Plus de 6,5 millions d’électeurs pourront voter lors d’une élection où les représentants de sept partis politiques – quatre de la mouvance présidentielle, trois de l’opposition – se disputent les 109 sièges de l’Assemblée nationale dans les 24 circonscriptions du pays, sous l’œil attentif d’une mission de 40 observateurs de la Communauté économique des États de l’Afrique de l’Ouest (CEDEAO) dirigée par l’ancien président de la République de Guinée-Bissau, Raimundo Perreira.
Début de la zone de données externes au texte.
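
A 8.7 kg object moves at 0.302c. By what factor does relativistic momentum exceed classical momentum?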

Parmi les partis d’opposition, les Démocrates, dirigés par le prédécesseur et grand rival de Talon, Thomas Boni Yayi, dont les partisans ont organisé de fortes protestations en 2019 après avoir appris l’interdiction de se présenter à ces élections pour ne pas avoir respecté des critères stricts, se démarque de tous les autres.
Toutefois, un recours ultérieur réussi devant la Cour constitutionnelle permet aux démocrates de devenir le septième parti à se présenter aux élections, où les représentants de tous les partis jaugeront leurs forces pour déterminer qui pourrait succéder à Talon.
D’ici là, Talon continuera à dominer le pays. Il convient de rappeler que le président maintient en prison deux de ses principaux opposants, l’ancien ministre Reckya Madougou et le constitutionnaliste Joël Aïvo, sur ordre d’un tribunal spécial antiterroriste, ce qui a été sévèrement critiqué par l’opposition, qui considère ce tribunal comme un instrument purement au service du président.
Talon et Boni Yayi ont une relation tendue. En 2012, le président de l’époque a accusé Talon, un magnat du coton, d’avoir tenté de le faire empoisonner, mais l’homme d’affaires a nié ces allégations. En 2016, Talon a battu à l’élection le successeur préféré de Boni Yayi, qui ne pouvait pas briguer un nouveau mandat après dix ans au pouvoir.
Entre-temps, le ministre de l’Intérieur et de la Sécurité publique, Alassane Séidou, a annoncé la fermeture totale des commerces et des frontières du pays le jour du vote pour faciliter le déroulement du scrutin, qui se terminera à 20 heures, heure locale, rapporte «La Nouvelle Tribune».